The KiGGS baseline study and wave 1 were approved by the ethics committee of the Charité Berlin (No. 101/2000 and No. EA2/058/09, respectively), and wave 2 was reviewed by the ethics committee of the Hannover Medical School (No. 2275-2014). Both studies complied with regulations of the Federal Data Protection Act (BDSG) and the EU General Data Protection Regulation (GDPR).⁸ Written informed consent was obtained from parents as well as from children aged 14 years and older.

For the present study, adolescents aged 10 years and older⁹ at the time of the KiGGS baseline assessment, who also took part in at least one follow-up examination and were queried on MDD history, were considered for analysis (N = 5271). Participants with incomplete information on MDD history, a history of MDD at baseline, missing information on any covariate of interest and thyroid status, thyroid dysfunction other than SCHYPO, or on medication for thyroid dysfunction or MDD were excluded (Fig. 1).

FIG. 1.

Study flowchart. fT4, free thyroxine; MDD, major depressive disorder; TSH, thyrotropin.

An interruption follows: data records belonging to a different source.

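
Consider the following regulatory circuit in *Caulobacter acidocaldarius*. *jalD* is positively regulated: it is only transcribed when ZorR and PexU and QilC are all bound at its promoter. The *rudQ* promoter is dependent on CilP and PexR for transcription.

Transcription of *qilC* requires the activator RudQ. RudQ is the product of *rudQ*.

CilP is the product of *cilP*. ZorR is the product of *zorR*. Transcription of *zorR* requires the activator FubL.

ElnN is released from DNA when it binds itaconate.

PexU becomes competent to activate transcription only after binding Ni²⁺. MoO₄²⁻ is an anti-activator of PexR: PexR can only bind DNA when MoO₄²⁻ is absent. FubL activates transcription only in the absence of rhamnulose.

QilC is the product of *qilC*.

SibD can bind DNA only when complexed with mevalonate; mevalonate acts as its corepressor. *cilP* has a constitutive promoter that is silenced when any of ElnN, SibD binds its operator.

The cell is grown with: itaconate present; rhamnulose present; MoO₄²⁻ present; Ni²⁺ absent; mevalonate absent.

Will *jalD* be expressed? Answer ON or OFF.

Rhamnulose is present, so FubL is inactive.
Required activator FubL is absent, so *zorR* is not transcribed.
So ZorR is not produced.
Ni²⁺ is absent, so PexU is inactive.
Itaconate is present, so ElnN is inactive.
Mevalonate is absent, so SibD is inactive.
With no repressor bound, *cilP* is transcribed.
So CilP is produced and active.
MoO₄²⁻ is present, so PexR is inactive.
Required activator PexR is absent, so *rudQ* is not transcribed.
So RudQ is not produced.
Required activator RudQ is absent, so *qilC* is not transcribed.
So QilC is not produced.
Required activator ZorR is absent, so *jalD* is not transcribed.

OFF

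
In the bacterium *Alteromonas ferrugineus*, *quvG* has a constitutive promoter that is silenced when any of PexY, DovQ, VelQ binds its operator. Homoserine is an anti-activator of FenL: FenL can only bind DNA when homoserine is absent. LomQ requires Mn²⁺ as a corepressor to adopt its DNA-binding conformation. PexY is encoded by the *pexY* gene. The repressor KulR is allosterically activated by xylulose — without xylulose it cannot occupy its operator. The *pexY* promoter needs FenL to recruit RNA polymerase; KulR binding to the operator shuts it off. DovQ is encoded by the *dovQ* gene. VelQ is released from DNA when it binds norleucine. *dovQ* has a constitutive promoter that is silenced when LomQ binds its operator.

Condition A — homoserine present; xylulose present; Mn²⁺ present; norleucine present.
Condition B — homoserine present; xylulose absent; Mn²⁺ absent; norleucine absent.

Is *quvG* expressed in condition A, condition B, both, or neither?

A only

Condition A:
Homoserine is present, so FenL is inactive.
Xylulose is present, so KulR is active.
With repressor KulR bound, *pexY* is not transcribed.
So PexY is not produced.
Mn²⁺ is present, so LomQ is active.
With repressor LomQ bound, *dovQ* is not transcribed.
So DovQ is not produced.
Norleucine is present, so VelQ is inactive.
With no repressor bound, *quvG* is transcribed.
→ *quvG* is ON in A.
Condition B:
Homoserine is present, so FenL is inactive.
Xylulose is absent, so KulR is inactive.
Required activator FenL is absent, so *pexY* is not transcribed.
So PexY is not produced.
Mn²⁺ is absent, so LomQ is inactive.
With no repressor bound, *dovQ* is transcribed.
So DovQ is produced and active.
Norleucine is absent, so VelQ is active.
With repressor DovQ bound, *quvG* is not transcribed.
→ *quvG* is OFF in B.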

Questionnaires and interviews

Participants aged 11 years and older and parents of minor participants either completed self-administered, standardized questionnaires (baseline and wave 2) or took part in a telephone interview (wave 1). Among others, the questionnaires/interview addressed health-related behavior, including smoking status, combined oral contraception (COC) use, migration background, and socioeconomic status (SES). The latter was determined by the multidimensional Winkler stratification index, drawing on information from the parents' highest level of educational attainment and the highest professional status as well as the net household income.¹⁰ Smoking status was only queried in participants 11 years and older, and participants younger than that were considered nonsmokers.¹¹

Parents of minors and young adults (≥18 years) participating in either study completed a computer-assisted personal interview (CAPI) conducted by a specially trained study physician.¹² The CAPI comprised a detailed section on the use of medication within the past seven days.^8,12 The interview also covered the participants' medical history and asked about physician-diagnosed diseases and chronic conditions as well as health care utilization within the past 12 months.

Depression assessment

Beginning with wave 1, the CAPI explicitly addressed the participants' mental health history regarding selected disorders, including MDD, diagnosed by a physician (general practitioner, psychiatrist, neurologist) or psychologist; with wave 2, the age of onset of mental health conditions (in total years) was recorded. The present study examined incident MDD between the KiGGS baseline examination and the first follow-up (wave 1). In participants who only completed the baseline examination and wave 2, the follow-up length regarding incident MDD was determined according to the median follow-up in participants who completed at least the baseline examination and wave 1 for reasons of comparability.

Laboratory studies

At baseline, blood samples for measurement of TSH, fT4, and thyroid peroxidase antibody (TPO-Ab) were obtained by a venous puncture after a median fasting period of two hours. For details, please see the Supplementary Data.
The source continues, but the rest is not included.